Write a file to the terminal if it exists ¶
The next example is a simple one for both pathlib and PyFilesystem. Here’s the pathlib version:
from pathlib import Path
import sys
directory = Path(sys.argv[1])
ignore_path = directory / '.gitignore'
if ignore_path.is_file():
print(ignore_path.read_text(), end='')
And here’s the PyFIlesystem equivalent:
import sys
from fs import open_fs
with open_fs(sys.argv[1]) as fs:
if fs.isfile(".gitignore"):
print(fs.readtext('.gitignore'), end='')
Note that there’s no equivalent of directory / ‘.gitignore’.
You don’t need to join paths in PyFilesystem as often, but when you do, you don’t need to worry about platform details.
All paths in PyFilesystem are a sort of idealized path with a common format .
Finding duplicates ¶
Trey offered a fully working script to find duplicates in a subdirectory with and without pathlib.
Coincidentally I’d recently added a similar example to PyFilesystem.
Here is Trey’s pathlib version:
from collections import defaultdict
from hashlib import md5
from pathlib import Path
def find_files(filepath):
for path in Path(filepath).rglob('*'):
if path.is_file():
yield path
file_hashes = defaultdict(list)
for path in find_files(Path.cwd()):
file_hash = md5(path.read_bytes()).hexdigest()
file_hashes[file_hash].append(path)
for paths in file_hashes.values():
if len(paths) > 1:
print("Duplicate files found:")
print(*paths, sep='\n')
And here we have equivalent functionality with PyFilesystem:
from collections import defaultdict
from hashlib import md5
from fs import open_fs
file_hashes = defaultdict(list)
with open_fs('.') as fs:
for path in fs.walk.files():
file_hash = md5(fs.readbytes(path)).hexdigest()
file_hashes[file_hash].append(path)
for paths in file_hashes.values():
if len(paths) > 1:
print("Duplicate files found:")
print(*paths, sep='\n')
The PyFilesystem version compares quite favourable here (in terms of lines of code at least).
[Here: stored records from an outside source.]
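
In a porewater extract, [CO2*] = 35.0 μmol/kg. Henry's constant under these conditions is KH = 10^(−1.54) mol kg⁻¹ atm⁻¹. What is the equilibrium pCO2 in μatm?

pCO2 = 1210 μatm

KH = 10^(−1.54) = 2.884×10^-2 mol kg⁻¹ atm⁻¹
pCO2 = [CO2*]/KH = 35.0×10^-6 / 2.884×10^-2 = 1.21×10^-3 atm = 1210 μatm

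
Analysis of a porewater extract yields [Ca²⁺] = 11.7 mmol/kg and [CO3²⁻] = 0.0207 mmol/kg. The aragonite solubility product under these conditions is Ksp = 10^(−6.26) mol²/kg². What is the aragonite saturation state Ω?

Ksp = 10^(−6.26) = 5.495×10^-7
Ω = [Ca²⁺][CO3²⁻]/Ksp = (11.7×10^-3)(0.0207×10^-3) / 5.495×10^-7 = 0.441

Ω = 0.441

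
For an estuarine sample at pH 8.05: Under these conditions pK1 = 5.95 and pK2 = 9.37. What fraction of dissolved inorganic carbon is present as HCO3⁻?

α₁ = 0.947

α₁ = 1 / (1 + [H⁺]/K1 + K2/[H⁺]) = 1 / (1 + 10^-2.10 + 10^-1.32)
   = 1 / (1 + 0.0079433 + 0.047863) = 1/1.0558 = 0.9471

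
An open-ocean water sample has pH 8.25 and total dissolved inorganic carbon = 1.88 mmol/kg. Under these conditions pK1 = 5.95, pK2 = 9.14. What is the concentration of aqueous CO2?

[CO2*] = 8.31 μmol/kg

α₀ = 1 / (1 + K1/[H⁺] + K1K2/[H⁺]²) = 1 / (1 + 10^+2.30 + 10^+1.41)
   = 1 / (1 + 199.53 + 25.704) = 1/226.23 = 0.004420
[CO2*] = α₀ × DIC = 0.004420 × 1.88 = 0.00831 mmol/kg = 8.31 μmol/kg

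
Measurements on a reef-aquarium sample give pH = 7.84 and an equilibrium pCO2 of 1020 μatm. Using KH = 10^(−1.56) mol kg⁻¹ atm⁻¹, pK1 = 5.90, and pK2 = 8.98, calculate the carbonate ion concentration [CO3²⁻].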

Mostly because there was already an iterator of paths method built in.
Conclusion ¶
First off, I would like to emphasise that I’m not suggesting you never use pathlib. It is better than the alternatives in the standard library .
Pathlib also has the advantage that it is actually in the standard library, whereas PyFilesystem is a pip install fs away.
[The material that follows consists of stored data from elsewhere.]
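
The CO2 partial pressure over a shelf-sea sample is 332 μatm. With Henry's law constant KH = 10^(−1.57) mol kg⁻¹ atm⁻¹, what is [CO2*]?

[CO2*] = 8.94 μmol/kg

KH = 10^(−1.57) = 2.692×10^-2 mol kg⁻¹ atm⁻¹
[CO2*] = KH · pCO2 = 2.692×10^-2 × 332×10^-6 atm = 8.94×10^-6 mol/kg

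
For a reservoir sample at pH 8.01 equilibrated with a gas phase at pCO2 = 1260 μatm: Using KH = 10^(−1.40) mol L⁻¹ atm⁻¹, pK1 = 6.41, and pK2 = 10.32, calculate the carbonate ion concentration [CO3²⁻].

[CO2*] = KH · pCO2 = 10^(−1.40) × 1260×10^-6 = 5.016×10^-5 mol/L
α₀ = 1/(1 + K1/[H⁺] + K1K2/[H⁺]²) = 1/(1 + 10^+1.60 + 10^-0.71) = 0.02439
DIC = [CO2*]/α₀ = 5.016×10^-5 / 0.02439 = 2.057 mmol/L
[CO3²⁻] = α₂·DIC; α₂ = 0.004755, so [CO3²⁻] = 0.004755 × 2.057 = 0.00978 mmol/L = 9.78 μmol/L

[CO3²⁻] = 9.78 μmol/L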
I would say that I think PyFilesystem results in cleaner code for the most part , which could just be down to the fact that I’ve been working with PyFilesystem for a lot longer and it ‘fits my brain’ better.
I’ll let you be the judge.
Also note that as the primary author of PyFilesystem, there is obviously a bucket-load of bias here.
There is one area where I think PyFilesystem is a clear winner. The PyFilesystem code above would work virtually unaltered with files in an archive, in memory, on a ftp server, S3 etc. or any of the supported filesystems.
I’d like to apologise to Trey Hunner if I misrepresented anything he said in his post!